Desde que iniciei o meu percurso de independência, só oiço apenas uma frase:

– “Deixa-te disso da independência, não estás bem com a reforma de invalidez que ganhas?”, questionam.

A sensação que tenho é que para a sociedade eu deveria de estar grato por sobreviver, desde que tenha comida e uma cama. 

A realização pessoal e o direito a viver não fazem parte da equação. Sou diferente e ser diferente é um problema na sociedade em que vivemos.

Ainda assim, ouvindo tudo isto, arrendei uma casa, arranjei emprego e fui tirar a licenciatura, mas nunca é suficiente para conquistar o respeito da sociedade, porque, irá sempre existir o julgamento moral da praça pública.

“Nunca sou bom o suficiente” e o pior é que absorvo toda essa negatividade que faz com que nunca atinja os objetivos por amor próprio, mas sim para mostrar aos outros que sou capaz. E isto acaba por ser um ciclo que nunca acaba.

Porque é que não sou um exemplo? As pessoas que vingam na vida tendo limitações físicas, vivem bem com elas próprias, aceitam as suas características físicas e aceitam a sua realidade. 

Já eu não me conformo. Nunca aceitei a minha deficiência física e acho extremamente injusto ter esta limitação que me condiciona em tudo.

Acho cruel ter nascido numa família disfuncional com mentalidade do século 17, onde as mulheres são vistas como seres inferiores e obrigadas a casar à margem da lei.

Acho injusto ter que passar por coisas inimagináveis para ter o direito a licenciar-me: Passar fome durante semanas inteiras, em Portalegre, onde só tinha acesso a uma refeição completa por dia. 
No último ano tive de desistir do alojamento local, sendo obrigado a ir e vir todos os dias de Elvas para Portalegre e vice versa, acordando todos os dias às cinco da manhã para apanhar o autocarro às sete e chegar a casa às oito da noite.
Havia noites em que mal conseguia descansar , pois não queria correr o risco de me deixar dormir para não perder o autocarro.
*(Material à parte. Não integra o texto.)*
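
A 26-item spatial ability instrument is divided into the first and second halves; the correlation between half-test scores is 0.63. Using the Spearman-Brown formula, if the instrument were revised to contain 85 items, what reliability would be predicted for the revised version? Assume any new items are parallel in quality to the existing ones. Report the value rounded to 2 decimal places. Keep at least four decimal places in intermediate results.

Spearman-Brown correction (n = 2): r_full = 2·0.63/(1 + 0.63) = 0.7730
Then adjust to 85 items: n = 85/26 = 3.2692
r_new = n·r_full / (1 + (n − 1)·r_full) = 2.5271 / 2.7541 ≈ 0.9176

0.92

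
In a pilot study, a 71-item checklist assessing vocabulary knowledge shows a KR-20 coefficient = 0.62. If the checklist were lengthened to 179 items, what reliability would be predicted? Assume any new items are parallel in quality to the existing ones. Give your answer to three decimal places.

0.804

n = 179/71 = 2.5211
By Spearman-Brown, r_new = n r / (1 + (n − 1) r).
r_new = (2.5211 × 0.62) / (1 + (2.5211 − 1) × 0.62)
     = 1.5631 / 1.9431 = 0.8044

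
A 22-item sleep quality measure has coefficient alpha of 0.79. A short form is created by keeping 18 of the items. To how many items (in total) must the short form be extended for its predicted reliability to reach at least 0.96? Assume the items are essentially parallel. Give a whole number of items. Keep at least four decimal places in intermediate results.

Short-form reliability: n = 18/22 = 0.8182; r_18 = n·r/(1+(n−1)r) ≈ 0.7548
Length factor from the short form to reach 0.96: n' = 0.96(1 − 0.7548) / [0.7548(1 − 0.96)] ≈ 7.7965
Items = 7.7965 × 18 ≈ 140.34 → 141

141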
Havia alturas em que o meu corpo cedia e tinha de ir parar às urgências com o coração acelerado, com fraqueza e com falta de descanso.
Sim, é verdade que para conseguirmos as coisas temos que fazer sacrifícios, mas uma coisa são sacrifícios, outra é colocar em causa a nossa saúde física e psicológica por um objetivo.
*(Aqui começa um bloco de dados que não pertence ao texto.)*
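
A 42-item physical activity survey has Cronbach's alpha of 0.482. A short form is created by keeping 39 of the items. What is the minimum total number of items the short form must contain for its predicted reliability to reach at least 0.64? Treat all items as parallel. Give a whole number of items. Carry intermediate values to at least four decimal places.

First, r for the 39-item form: n = 39/42 = 0.9286, so r_39 = 0.9286·0.482/(1 + (0.9286 − 1)·0.482) = 0.4635
Length factor from the short form to reach 0.64: n' = 0.64(1 − 0.4635) / [0.4635(1 − 0.64)] ≈ 2.0578
Total items = 2.0578 × 39 = 80.25, rounded up to 81.

81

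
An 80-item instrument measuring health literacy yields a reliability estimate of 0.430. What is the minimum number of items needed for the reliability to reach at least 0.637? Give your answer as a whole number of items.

Invert Spearman-Brown to solve for n:
n = r_target (1 − r_old) / [ r_old (1 − r_target) ]
n = 0.637(1 − 0.430) / [0.430(1 − 0.637)]
n = 0.363090 / 0.156090 ≈ 2.3262
2.3262 × 80 = 186.10 → 187 items

187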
Por tudo isto, a frase “somos todos iguais e todos temos os mesmos direitos “é apenas uma bonita junção de palavras.

A verdade é que não existe igualdade entre cidadãos. Quem não têm posses não estuda, quem nasce num bairro social acaba por ter o seu futuro incerto, e provavelmente penhorado, pela falta de oportunidades. Quem nasce com uma deficiência física é alvo de preconceito.

E este é o país em que vivemos, um país de aparências, onde todos usamos a máscara da simpatia, onde todos queremos ser boas pessoas atrás de uma câmara de smartphone, onde todos gritamos igualdade, mas quando o show acaba e câmara se desliga voltamos a ser egoístas, só queremos saber do nosso umbigo e acima de tudo odiamos o sucesso do outro.